Gregory Autin | November 25, 2024
“It would be so easy now, and so tempting, to dismiss #COP29 – or the entire COP process – as a failure”, said a prominent expert on sustainability business practices and advisor to the UNFCCC. “Not only would that be intellectually lazy, but also irresponsible”, he continued.
The developed countries committed to providing at least $300 billion by 2035 to support developing countries in reducing their greenhouse gas emissions and adapting to the consequences of climate change.
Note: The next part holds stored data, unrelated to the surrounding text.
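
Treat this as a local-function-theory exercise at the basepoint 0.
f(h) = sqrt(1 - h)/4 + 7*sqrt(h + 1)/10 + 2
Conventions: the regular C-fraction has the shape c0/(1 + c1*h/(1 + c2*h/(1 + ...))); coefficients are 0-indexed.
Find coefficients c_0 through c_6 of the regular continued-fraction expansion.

The regular C-fraction coefficients are [59/20, -9/118, 1283/2124, -11741/46188, -937575/1021268, 6721637/9213700, 59391749/167930100].

Taylor coefficients (expand at 0): a_0 = 59/20, a_1 = 9/40, a_2 = -19/160, a_3 = 9/320, a_4 = -19/512, a_5 = 63/5120, a_6 = -399/20480.
c0 = a_0 = 59/20. Peel one level at a time: if S = 1 + c*h/S' with S'(0) = 1, then c is the h-coefficient of S and S' = c*h/(S - 1).
S_1 = c0/f = 1 + (-9/118)*h + (1283/27848)*h^2 + ...; c1 = -9/118.
S_2 = c1*h/(S_1 - 1) = 1 + (1283/2124)*h + (199/1296)*h^2 + ...; c2 = 1283/2124.
S_3 = c2*h/(S_2 - 1) = 1 + (-11741/46188)*h + (-6146325/26337424)*h^2 + ...; c3 = -11741/46188.
S_4 = c3*h/(S_3 - 1) = 1 + (-937575/1021268)*h + (424359/633616)*h^2 + ...; c4 = -937575/1021268.
S_5 = c4*h/(S_4 - 1) = 1 + (6721637/9213700)*h + (-4977864229/19293210000)*h^2 + ...; c5 = 6721637/9213700.
S_6 = c5*h/(S_5 - 1) = 1 + (59391749/167930100)*h + ...; c6 = 59391749/167930100.


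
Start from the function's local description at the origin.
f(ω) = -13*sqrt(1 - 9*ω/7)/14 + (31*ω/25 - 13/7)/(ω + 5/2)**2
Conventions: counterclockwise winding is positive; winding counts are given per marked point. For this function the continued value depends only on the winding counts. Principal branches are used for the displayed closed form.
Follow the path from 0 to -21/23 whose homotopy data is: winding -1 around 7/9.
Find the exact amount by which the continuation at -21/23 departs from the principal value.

Continued minus principal equals (65/161)*sqrt(46).

The rational part is single-valued and drops out of the difference; each branch term changes only by its own monodromy.
(-13/14)*sqrt(1 - ω/(7/9)): winding -1 is odd, the square root flips sign, contributing -2*(-13/14)*sqrt(1 - (-21/23)/(7/9)) = -2*(-13/14)*sqrt(50/23) = (65/161)*sqrt(46).
Summing the contributions at ω = -21/23 gives (65/161)*sqrt(46).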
The new target replaces the previous one agreed at COP15 in Copenhagen in 2009, when the developed countries committed to providing $100 billion by 2020 – a target that was not reached until 2022.
A week earlier, the G20 leaders reaffirmed the need to rapidly and substantially scale up climate finance from billions to trillions. The final COP29 deal falls well short of this, with just $300 billion annually from a variety of sources by 2035 and no firm commitment on a public finance core.
The omission of any reference to fossil fuel divestment in the Brazilian G20 leaders' declaration could undo a very significant, if only symbolic, victory achieved at last year's climate conference in Dubai. The efforts by oil states to row back from the fossil fuel phase-out agreement were frustrated and unsuccessful, despite a push to establish a process and platform to “facilitate emissions reductions” and “urge” governments to do such things as stop building new coal-fired power plants and phase out coal, not just phase down as previously agreed.
With the advance of doubters and climate deniers and their enablers around the world, we should be indeed most thankful and humbly accept the concessions of the polluters and polluting nations. Anything else is considered “intellectually lazy” and, worse still, “irresponsible”. We should stop being so critical and be satisfied with that!